Eine einheitliche Handschrift gibt es nicht. Herbert List findet 1959 in der Vogelschau vom Funkturm auf das Geschlinge der neuerrichteten Stadtautobahn nicht nur ein Zeichen für die wachsende Prosperität Westberlins, sondern komponiert in der Ästhetik der Zeit ein fast abstraktes Gebilde.

Wie List so stellt auch Martin Parr unter Beweis, dass beim fotografischen Blick auf Berlin historisches Zeitkolorit aufseiten des Motivischen und ästhetischer Zeitgeist seitens des Fotografen nicht zu trennen sind. Parr sieht 1996 in der Karl-Marx-Allee, der sozialistischen Vorzeigemagistrale von einst, vor allem die rot blühenden Rosen auf dem Mittelstreifen, wie eine letzte, rührende Reminiszenz an die einstige Utopie eines Arbeiter-und-Bauern-Paradieses. Thomas Hoepkers Bild der DDR aus den Siebzigerjahren fällt nüchterner aus und entlarvt die inneren Widersprüche des Sozialismus, ob bei den betagten Funktionären der FDJ oder anhand der Monotonie der Plattenneubauten.

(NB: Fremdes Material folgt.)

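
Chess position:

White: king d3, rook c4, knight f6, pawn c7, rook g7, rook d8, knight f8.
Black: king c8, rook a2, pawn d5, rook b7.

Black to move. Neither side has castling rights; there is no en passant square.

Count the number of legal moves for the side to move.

0

Black to move; king on c8.
In check: yes, from the white rook on d8.
Legal moves: none.
Count: 0.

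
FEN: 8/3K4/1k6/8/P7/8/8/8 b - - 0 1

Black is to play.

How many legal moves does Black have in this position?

Black to move; king on b6.
In check: no.
Legal moves: Kb7, Ka7, Ka6, Kc5, Ka5.
Count: 5.

5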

Die jüngsten Arbeiten der Ausstellung pendeln zwischen dem touristischen Blick, in dem sich Berlintypisches nur noch durch Reichstagskuppel oder das im Stadtraum abgestellten Mauersegment zu erkennen gibt, und eher ästhetisierenden Ansichten vom Holocaust-Mahnmal. Die Schrecken der Vergangenheit werden selbst hier offenbar eher formal wachgehalten als inhaltlich thematisiert. Auf Paolo Pellegrins Foto von 2005 lässt es sich ein junges Mädchen nicht nehmen, auf den Stelen herumzuspringen.